The strains of accordion music and quiet singing drifting onto the streets are the only sounds one afternoon, as a group of older folk meet at their regular sing-along organised by the community.
But just up the road is a very different world, a huge modern factory complex appearing almost out of nowhere in the rolling green countryside.
It is home to Dairymaster, one of Ireland's most remarkable and successful stories of entrepreneurial innovation.
Why one of the world's leaders in dairy farming technology is to be found in such a quiet part of Ireland is, a bit like the seniors' singing session, a lot to do with tradition, kinship and community.
Early innovation
"My father Ned started the company back in 1968 as a one-man operation, installing and supplying equipment locally," says today's chief executive, Edmond Harty.
"At that time he saw there was a need to improve what was available in the marketplace and to do it much quicker, and that's really how the company was born," he says.
The factory is on land Mr Harty's grandfather once farmed.
That generation could scarcely have imagined today's technology which helps the company plough a business furrow in over 40 countries worldwide, with everything sold created and made in Causeway, and Japanese and Russian marketing staff among the crew in Kerry.
"We're based in a part of Ireland that's synonymous with dairy farming," says Mr Harty, who seems just as much at home in the field as in the company headquarters, as he weaves his way through a herd of giant inquisitive cattle near the factory.
Tradition and tech
Kerry is famed for music and poetry and a trademark swashbuckling style in Gaelic football, so the genes of flair and imagination are never far away in a county with its own distinctive character.
Farming roots are key to the firm's creations and innovations to make farming easier for both farmer and cow.
Many of the 300-strong workforce with engineering skills and degrees are also steeped in the local agricultural tradition and instinctively understand the needs and language of those who farm the land.
"The staff by and large are local and they very much understand the processes that happen here on farms, what needs to be done, what opportunities there are to improve those processes. We build and we develop the knowledge, the capability within the company ourselves really," says Mr Harty.
But farming knowledge is only part of the equation: a marriage with engineering imagination and creativity has been vital.
Mr Harty's real passion from childhood was in engineering, with screwdrivers and spanners as common in his schoolbag as pencils, and a degree in mechanical engineering and a PhD followed.
Mimicking nature
Understanding animals as well as farmers is essential, he says, and working with nature and cows' natural behaviour has driven inventions and much of the research and development in Causeway.

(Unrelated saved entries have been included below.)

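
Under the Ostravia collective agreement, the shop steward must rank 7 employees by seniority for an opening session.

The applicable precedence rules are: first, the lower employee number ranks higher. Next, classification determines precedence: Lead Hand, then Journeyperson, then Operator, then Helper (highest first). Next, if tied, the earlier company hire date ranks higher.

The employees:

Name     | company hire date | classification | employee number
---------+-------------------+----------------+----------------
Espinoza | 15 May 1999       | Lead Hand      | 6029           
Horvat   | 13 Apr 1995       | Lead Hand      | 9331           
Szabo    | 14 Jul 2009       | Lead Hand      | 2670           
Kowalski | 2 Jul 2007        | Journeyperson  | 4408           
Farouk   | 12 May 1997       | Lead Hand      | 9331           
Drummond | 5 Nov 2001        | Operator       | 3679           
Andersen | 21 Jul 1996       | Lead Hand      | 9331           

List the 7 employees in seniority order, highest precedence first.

By employee number (lower first): Szabo (2670); then Drummond (3679); then Kowalski (4408); then Espinoza (6029); then Horvat, Andersen and Farouk (each 9331).
Horvat, Andersen and Farouk are each Lead Hand, so the next rule applies.
Among Horvat, Andersen and Farouk, by company hire date (earlier first): Horvat (13 Apr 1995) before Andersen (21 Jul 1996) before Farouk (12 May 1997).
Full order: Szabo, Drummond, Kowalski, Espinoza, Horvat, Andersen, Farouk.

Szabo, Drummond, Kowalski, Espinoza, Horvat, Andersen, Farouk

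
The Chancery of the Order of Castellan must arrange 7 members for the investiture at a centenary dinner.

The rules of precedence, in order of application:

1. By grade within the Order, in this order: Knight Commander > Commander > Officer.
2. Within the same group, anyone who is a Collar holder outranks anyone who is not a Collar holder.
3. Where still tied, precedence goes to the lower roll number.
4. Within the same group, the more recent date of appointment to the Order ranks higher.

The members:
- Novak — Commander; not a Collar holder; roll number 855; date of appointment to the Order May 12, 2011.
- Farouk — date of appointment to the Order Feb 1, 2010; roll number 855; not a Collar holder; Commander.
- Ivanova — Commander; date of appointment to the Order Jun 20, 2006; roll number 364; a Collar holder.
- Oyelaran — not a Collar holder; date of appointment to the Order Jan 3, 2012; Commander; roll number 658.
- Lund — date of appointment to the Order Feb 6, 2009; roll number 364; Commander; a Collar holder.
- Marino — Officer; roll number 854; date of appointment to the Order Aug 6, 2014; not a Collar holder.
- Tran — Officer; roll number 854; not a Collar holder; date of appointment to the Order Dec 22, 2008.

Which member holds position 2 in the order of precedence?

Ivanova

By grade within the Order: Lund, Ivanova, Oyelaran, Novak and Farouk (Commander); then Marino and Tran (Officer).
Among Lund, Ivanova, Oyelaran, Novak and Farouk, a Collar holder before not a Collar holder: Lund and Ivanova (a Collar holder) before Oyelaran, Novak and Farouk (not a Collar holder).
Lund and Ivanova both have roll number 364, so the next rule applies.
Among Lund and Ivanova, by date of appointment to the Order (later first): Lund (Feb 6, 2009) before Ivanova (Jun 20, 2006).
Among Oyelaran, Novak and Farouk, by roll number (lower first): Oyelaran (658) before Novak and Farouk (855).
Among Novak and Farouk, by date of appointment to the Order (later first): Novak (May 12, 2011) before Farouk (Feb 1, 2010).
Marino and Tran are each not a Collar holder, so the next rule applies.
Marino and Tran both have roll number 854, so the next rule applies.
Among Marino and Tran, by date of appointment to the Order (later first): Marino (Aug 6, 2014) before Tran (Dec 22, 2008).
Order: Lund, Ivanova, Oyelaran, Novak, Farouk, Marino, Tran.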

A new generation of milking machine mimicked a suckling calf rather than hand-milking as conventional machines do: the revolutionary design coming after painstaking study of calves suckling cows, using the most advanced imaging technology.
"Mimicking what a calf actually does has allowed us to optimise the milking process, get better udder health, to make milking quicker and get more milk from those same cows," says Mr Harty.

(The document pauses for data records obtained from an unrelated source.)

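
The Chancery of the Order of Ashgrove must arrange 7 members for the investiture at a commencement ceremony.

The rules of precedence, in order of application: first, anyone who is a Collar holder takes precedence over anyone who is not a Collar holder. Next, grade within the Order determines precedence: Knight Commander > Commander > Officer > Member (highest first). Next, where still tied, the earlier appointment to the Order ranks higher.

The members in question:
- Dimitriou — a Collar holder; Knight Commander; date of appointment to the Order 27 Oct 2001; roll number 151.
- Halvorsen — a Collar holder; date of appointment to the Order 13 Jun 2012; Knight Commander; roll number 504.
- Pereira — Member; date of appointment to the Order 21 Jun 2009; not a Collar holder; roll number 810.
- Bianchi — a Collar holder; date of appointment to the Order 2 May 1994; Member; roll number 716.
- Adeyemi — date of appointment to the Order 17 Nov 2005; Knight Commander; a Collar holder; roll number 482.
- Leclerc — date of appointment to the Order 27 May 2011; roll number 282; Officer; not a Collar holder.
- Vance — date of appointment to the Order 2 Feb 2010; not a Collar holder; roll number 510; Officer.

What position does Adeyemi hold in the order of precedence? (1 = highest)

2

By the first rule: Dimitriou, Adeyemi, Halvorsen and Bianchi (each a Collar holder); then Vance, Leclerc and Pereira (each not a Collar holder).
Among Dimitriou, Adeyemi, Halvorsen and Bianchi, by grade within the Order: Dimitriou, Adeyemi and Halvorsen (Knight Commander) before Bianchi (Member).
Among Dimitriou, Adeyemi and Halvorsen, by date of appointment to the Order (earlier first): Dimitriou (27 Oct 2001) before Adeyemi (17 Nov 2005) before Halvorsen (13 Jun 2012).
Among Vance, Leclerc and Pereira, by grade within the Order: Vance and Leclerc (Officer) before Pereira (Member).
Among Vance and Leclerc, by date of appointment to the Order (earlier first): Vance (2 Feb 2010) before Leclerc (27 May 2011).
Order: Dimitriou, Adeyemi, Halvorsen, Bianchi, Vance, Leclerc, Pereira. So position 2.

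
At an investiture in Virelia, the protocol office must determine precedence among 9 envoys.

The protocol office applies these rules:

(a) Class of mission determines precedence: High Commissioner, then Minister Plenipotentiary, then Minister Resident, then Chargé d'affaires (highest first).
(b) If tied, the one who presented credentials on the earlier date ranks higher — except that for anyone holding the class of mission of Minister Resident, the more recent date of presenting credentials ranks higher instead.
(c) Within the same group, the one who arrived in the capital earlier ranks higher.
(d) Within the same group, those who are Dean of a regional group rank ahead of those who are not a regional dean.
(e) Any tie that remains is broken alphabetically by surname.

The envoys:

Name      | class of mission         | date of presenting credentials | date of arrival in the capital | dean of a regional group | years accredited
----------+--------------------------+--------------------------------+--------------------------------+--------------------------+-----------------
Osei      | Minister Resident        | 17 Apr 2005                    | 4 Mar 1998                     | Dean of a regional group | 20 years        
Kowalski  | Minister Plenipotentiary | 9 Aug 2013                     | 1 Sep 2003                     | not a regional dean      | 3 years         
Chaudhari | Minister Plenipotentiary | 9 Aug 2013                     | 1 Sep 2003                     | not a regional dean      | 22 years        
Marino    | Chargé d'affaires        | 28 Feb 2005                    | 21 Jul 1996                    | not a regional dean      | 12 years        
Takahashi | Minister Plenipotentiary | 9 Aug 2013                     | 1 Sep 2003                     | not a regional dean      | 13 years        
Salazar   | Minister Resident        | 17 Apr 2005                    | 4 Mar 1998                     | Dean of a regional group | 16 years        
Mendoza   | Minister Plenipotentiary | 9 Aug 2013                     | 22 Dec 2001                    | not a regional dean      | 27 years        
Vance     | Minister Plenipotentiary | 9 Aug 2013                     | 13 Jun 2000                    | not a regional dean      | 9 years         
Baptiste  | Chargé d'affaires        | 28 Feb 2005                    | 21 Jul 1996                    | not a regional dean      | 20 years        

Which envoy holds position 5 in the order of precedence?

Takahashi

By class of mission: Vance, Mendoza, Chaudhari, Kowalski and Takahashi (Minister Plenipotentiary); then Osei and Salazar (Minister Resident); then Baptiste and Marino (Chargé d'affaires).
Vance, Mendoza, Chaudhari, Kowalski and Takahashi all have date of presenting credentials 9 Aug 2013, so the next rule applies.
Among Vance, Mendoza, Chaudhari, Kowalski and Takahashi, by date of arrival in the capital (earlier first): Vance (13 Jun 2000) before Mendoza (22 Dec 2001) before Chaudhari, Kowalski and Takahashi (1 Sep 2003).
Chaudhari, Kowalski and Takahashi are each not a regional dean, so the next rule applies.
Among Chaudhari, Kowalski and Takahashi, alphabetically by surname: Chaudhari before Kowalski before Takahashi.
Osei and Salazar both have date of presenting credentials 17 Apr 2005, so the next rule applies.
Osei and Salazar both have date of arrival in the capital 4 Mar 1998, so the next rule applies.
Osei and Salazar are each Dean of a regional group, so the next rule applies.
Among Osei and Salazar, alphabetically by surname: Osei before Salazar.
Baptiste and Marino both have date of presenting credentials 28 Feb 2005, so the next rule applies.
Baptiste and Marino both have date of arrival in the capital 21 Jul 1996, so the next rule applies.
Baptiste and Marino are each not a regional dean, so the next rule applies.
Among Baptiste and Marino, alphabetically by surname: Baptiste before Marino.
Order: Vance, Mendoza, Chaudhari, Kowalski, Takahashi, Osei, Salazar, Baptiste, Marino.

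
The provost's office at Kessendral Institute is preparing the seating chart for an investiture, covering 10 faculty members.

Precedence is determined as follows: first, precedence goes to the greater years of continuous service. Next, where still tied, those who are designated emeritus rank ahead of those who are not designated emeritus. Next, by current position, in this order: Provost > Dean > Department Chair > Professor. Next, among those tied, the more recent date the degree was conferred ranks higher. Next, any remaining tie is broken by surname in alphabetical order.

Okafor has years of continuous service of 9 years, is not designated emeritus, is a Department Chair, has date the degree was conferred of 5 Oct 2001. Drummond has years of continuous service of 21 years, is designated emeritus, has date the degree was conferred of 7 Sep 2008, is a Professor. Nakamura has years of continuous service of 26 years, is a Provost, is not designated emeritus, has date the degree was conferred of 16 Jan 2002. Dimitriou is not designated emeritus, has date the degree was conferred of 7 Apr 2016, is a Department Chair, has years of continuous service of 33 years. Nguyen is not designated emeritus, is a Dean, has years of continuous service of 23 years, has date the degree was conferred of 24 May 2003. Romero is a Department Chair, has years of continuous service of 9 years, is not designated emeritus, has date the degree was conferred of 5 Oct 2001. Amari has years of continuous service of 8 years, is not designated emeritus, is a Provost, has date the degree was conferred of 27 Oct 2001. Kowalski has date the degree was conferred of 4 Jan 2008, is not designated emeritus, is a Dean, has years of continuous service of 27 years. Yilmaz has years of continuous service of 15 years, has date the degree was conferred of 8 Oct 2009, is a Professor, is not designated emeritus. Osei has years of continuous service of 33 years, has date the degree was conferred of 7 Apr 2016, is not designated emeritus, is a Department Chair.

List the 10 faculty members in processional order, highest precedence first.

By years of continuous service (higher first): Dimitriou and Osei (both 33 years); then Kowalski (27 years); then Nakamura (26 years); then Nguyen (23 years); then Drummond (21 years); then Yilmaz (15 years); then Okafor and Romero (both 9 years); then Amari (8 years).
Dimitriou and Osei are each not designated emeritus, so the next rule applies.
Dimitriou and Osei are each Department Chair, so the next rule applies.
Dimitriou and Osei both have date the degree was conferred 7 Apr 2016, so the next rule applies.
Among Dimitriou and Osei, alphabetically by surname: Dimitriou before Osei.
Okafor and Romero are each not designated emeritus, so the next rule applies.
Okafor and Romero are each Department Chair, so the next rule applies.
Okafor and Romero both have date the degree was conferred 5 Oct 2001, so the next rule applies.
Among Okafor and Romero, alphabetically by surname: Okafor before Romero.
Full order: Dimitriou, Osei, Kowalski, Nakamura, Nguyen, Drummond, Yilmaz, Okafor, Romero, Amari.

Dimitriou, Osei, Kowalski, Nakamura, Nguyen, Drummond, Yilmaz, Okafor, Romero, Amari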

Innovation is vital for a place at the cutting edge of a competitive and demanding sector, he says.
"As an organisation we've built a very strong research and development capability in terms of a whole variety of technologies.

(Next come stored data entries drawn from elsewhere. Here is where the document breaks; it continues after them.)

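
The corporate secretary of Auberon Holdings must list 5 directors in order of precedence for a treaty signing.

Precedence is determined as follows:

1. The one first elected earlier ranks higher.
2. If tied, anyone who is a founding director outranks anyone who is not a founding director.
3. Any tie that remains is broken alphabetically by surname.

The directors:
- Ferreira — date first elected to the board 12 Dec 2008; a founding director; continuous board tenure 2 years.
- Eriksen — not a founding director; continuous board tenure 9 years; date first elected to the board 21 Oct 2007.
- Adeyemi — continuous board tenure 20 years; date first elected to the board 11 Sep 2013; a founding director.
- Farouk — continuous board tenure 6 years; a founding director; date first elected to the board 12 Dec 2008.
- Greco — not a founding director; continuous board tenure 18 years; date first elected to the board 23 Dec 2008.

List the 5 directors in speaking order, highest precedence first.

Eriksen, Farouk, Ferreira, Greco, Adeyemi

By date first elected to the board (earlier first): Eriksen (21 Oct 2007); then Farouk and Ferreira (both 12 Dec 2008); then Greco (23 Dec 2008); then Adeyemi (11 Sep 2013).
Farouk and Ferreira are each a founding director, so the next rule applies.
Among Farouk and Ferreira, alphabetically by surname: Farouk before Ferreira.
Full order: Eriksen, Farouk, Ferreira, Greco, Adeyemi.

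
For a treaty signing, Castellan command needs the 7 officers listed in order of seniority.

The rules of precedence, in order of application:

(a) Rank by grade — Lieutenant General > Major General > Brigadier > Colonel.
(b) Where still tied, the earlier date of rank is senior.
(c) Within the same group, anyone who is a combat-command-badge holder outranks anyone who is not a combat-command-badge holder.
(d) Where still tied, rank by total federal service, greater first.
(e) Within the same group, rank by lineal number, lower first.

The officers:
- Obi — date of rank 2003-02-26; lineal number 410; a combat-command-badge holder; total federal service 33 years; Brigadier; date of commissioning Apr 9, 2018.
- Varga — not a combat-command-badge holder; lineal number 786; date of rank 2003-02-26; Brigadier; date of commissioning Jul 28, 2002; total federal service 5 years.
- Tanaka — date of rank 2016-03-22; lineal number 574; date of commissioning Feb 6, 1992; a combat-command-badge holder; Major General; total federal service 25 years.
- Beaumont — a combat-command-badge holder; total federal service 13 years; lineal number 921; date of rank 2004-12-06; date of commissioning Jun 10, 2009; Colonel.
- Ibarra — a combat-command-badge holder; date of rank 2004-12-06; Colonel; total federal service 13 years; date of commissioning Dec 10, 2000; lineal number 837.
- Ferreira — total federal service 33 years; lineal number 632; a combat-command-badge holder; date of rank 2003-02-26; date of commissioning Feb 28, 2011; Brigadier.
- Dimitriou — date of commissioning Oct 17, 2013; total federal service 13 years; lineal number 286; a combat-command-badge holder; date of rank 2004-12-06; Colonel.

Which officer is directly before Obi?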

"That's not only across the animal sciences and veterinary roles but also in electronics, in mobile app development and in the mechanical engineering side of things," he says.
The cow is at the centre of everything - with near sacred status. Happy cows make happy farmers so Mr Harty says animal welfare is very important.
'Moo monitors'
Less stressed cows yield more milk. The hundreds of cows around the factory all wear bright blue necklaces - nothing to do with corporate branding but instead with the company's "moo monitor" device attached.
Mobile app technology inside the bovine jewellery presents the farmer on his phone with constant information on a cow's health, feeding, breeding cycle and resting.
With emigration again affecting many rural communities in Ireland in hard economic times, the realisation of Ned Harty's dream has meant jobs at home in Causeway and a cadre of locals with high-tech skills.
Ireland's Silicon Valley for cows perhaps, created by an entrepreneurial spirit which provides local jobs while helping farmers as far away as Siberia and Japan.